Lyle Munn

Profile
- Position: End

Personal information
- Born: April 13, 1902 Fairbury, Nebraska, U.S.
- Died: January 12, 1984 (aged 81) Topeka, Kansas, U.S.
- Listed height: 6 ft 0 in (1.83 m)
- Listed weight: 186 lb (84 kg)

Career information
- College: Kansas State

Career history
- Kansas City Cowboys (1925–1926); Cleveland Bulldogs (1927); Detroit Panthers (1928); New York Giants (1929);

Career NFL statistics
- Games played: 53
- Starts: 44
- Touchdowns: 1
- Stats at Pro Football Reference

= Lyle Munn =

American football player (1893–1939)

Lyle Smith Munn (April 13, 1902 – January 12, 1984) was an American athlete who played professional football for four different teams in the National Football League (NFL) from 1925 through 1929. Munn was a graduate of Kansas State University, for whom he played collegiately.

==Biography==

Lyle Munn was born April 13, 1902, in Fairbury, Nebraska.
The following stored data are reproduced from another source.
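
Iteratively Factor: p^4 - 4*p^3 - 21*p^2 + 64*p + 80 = (p - 5)*(p^3 + p^2 - 16*p - 16) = (p - 5)*(p + 4)*(p^2 - 3*p - 4) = (p - 5)*(p + 1)*(p + 4)*(p - 4)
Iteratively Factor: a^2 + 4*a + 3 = (a + 1)*(a + 3)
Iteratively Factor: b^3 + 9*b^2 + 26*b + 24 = (b + 4)*(b^2 + 5*b + 6) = (b + 2)*(b + 4)*(b + 3)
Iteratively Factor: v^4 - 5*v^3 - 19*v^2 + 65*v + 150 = (v + 3)*(v^3 - 8*v^2 + 5*v + 50) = (v - 5)*(v + 3)*(v^2 - 3*v - 10) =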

He attended Norton County High School in Norton, Kansas, playing tackle on the Norton High football team.

Munn as a Kansas State Aggie in 1923.

Munn enrolled at Kansas State Agricultural College (today's Kansas State University) in 1921, making the freshman football team as an end. This would remain his position throughout his playing career.
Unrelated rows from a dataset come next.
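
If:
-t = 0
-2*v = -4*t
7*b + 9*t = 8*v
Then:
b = 0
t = 0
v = 0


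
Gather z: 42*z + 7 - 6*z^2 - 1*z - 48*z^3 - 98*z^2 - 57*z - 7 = -48*z^3 - 104*z^2 - 16*z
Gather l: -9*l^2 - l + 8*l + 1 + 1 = -9*l^2 + 7*l + 2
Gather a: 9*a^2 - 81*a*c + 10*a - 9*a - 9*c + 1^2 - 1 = 9*a^2 + a*(1 - 81*c) - 9*c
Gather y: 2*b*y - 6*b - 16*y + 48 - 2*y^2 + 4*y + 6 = -6*b - 2*y^2 + y*(2*b - 12) + 54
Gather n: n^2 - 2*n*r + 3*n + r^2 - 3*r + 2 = n^2 + n*(3 - 2*r) + r^2 - 3*r + 2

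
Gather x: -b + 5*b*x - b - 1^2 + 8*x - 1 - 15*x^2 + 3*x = -2*b - 15*x^2 + x*(5*b + 11) - 2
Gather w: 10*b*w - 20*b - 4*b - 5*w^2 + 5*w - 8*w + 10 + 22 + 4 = -24*b - 5*w^2 + w*(10*b - 3) + 36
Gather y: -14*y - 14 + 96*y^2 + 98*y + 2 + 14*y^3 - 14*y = 14*y^3 + 96*y^2 + 70*y - 12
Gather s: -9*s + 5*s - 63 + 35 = -4*s - 28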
In the fall of 1922, Munn was one of 45 Kansas State students to go out for the Aggies' varsity football team. He made the squad, beginning the season as the second team left end. The Aggies would finish the 1922 season with a record of 5–1–2, losing only to a powerhouse Nebraska Cornhuskers team.

He also participated in track and field, throwing the 16-pound shot put for the K State team.

After his time in football, Munn was employed as a civil engineer, working for the Kansas Department of Transportation. He was an assistant construction engineer at the time of his retirement in 1968.

Munn died January 12, 1984, in a hospital at Topeka, Kansas. He was 81 years old at the time of his death. His body was interred at Memorial Park Cemetery in Hutchinson, Kansas.